The Lucas County Board of Elections on Tuesday fired an employee who disclosed a voter's vote on the Internet last week. The board agreed 4-0 that the employee violated the board's ethics policy.
Trisha Birmingham Moore had posted a comment on a Facebook page May 3 stating that Allan Block, chairman of The Blade's parent company, Block Communications Inc., had just gone into the Early Vote Center "to vote for Jon Stainbrook."
Mr. Stainbrook, the Lucas County Republican chairman, was a candidate for the Republican Party's state central committee.
The board's vote came after a 40-minute executive session.
Board Chairman Patrick Kriner said the employee discipline related to an employee's responsibility not to undermine voter confidence.

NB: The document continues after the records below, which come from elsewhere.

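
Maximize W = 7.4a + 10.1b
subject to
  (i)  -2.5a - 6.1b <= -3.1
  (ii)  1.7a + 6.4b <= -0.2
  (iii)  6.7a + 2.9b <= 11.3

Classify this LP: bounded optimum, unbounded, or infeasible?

infeasible

The boundaries -2.5a - 6.1b = -3.1 and 1.7a + 6.4b = -0.2 meet at (2106/563, -577/563), but that point violates 6.7a + 2.9b ≤ 11.3. Every candidate vertex is excluded by some other constraint, so the feasible region is empty.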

He said the investigation last week by Elections Director Linda Howe showed that Ms. Moore did not violate the integrity of the voting process, such as by looking inside a voting machine.
A report on the investigation said that none of the other workers in the Early Vote Center saw Ms. Moore approach the voting machines and that workers agreed it would not have been possible to detect anyone's vote because of the board's security procedures. The investigation also affirmed that the printer compartments on the machines are sealed with tape.
Reached on her cell phone Tuesday after the vote, Ms. Moore said she was wrongfully terminated and that her only offense was in making "two stupid comments."
Board of Elections employees must sign a form that they received the board's ethics policy. The policy states that "public officials and employees are prohibited from disclosing or using information that is deemed confidential by law."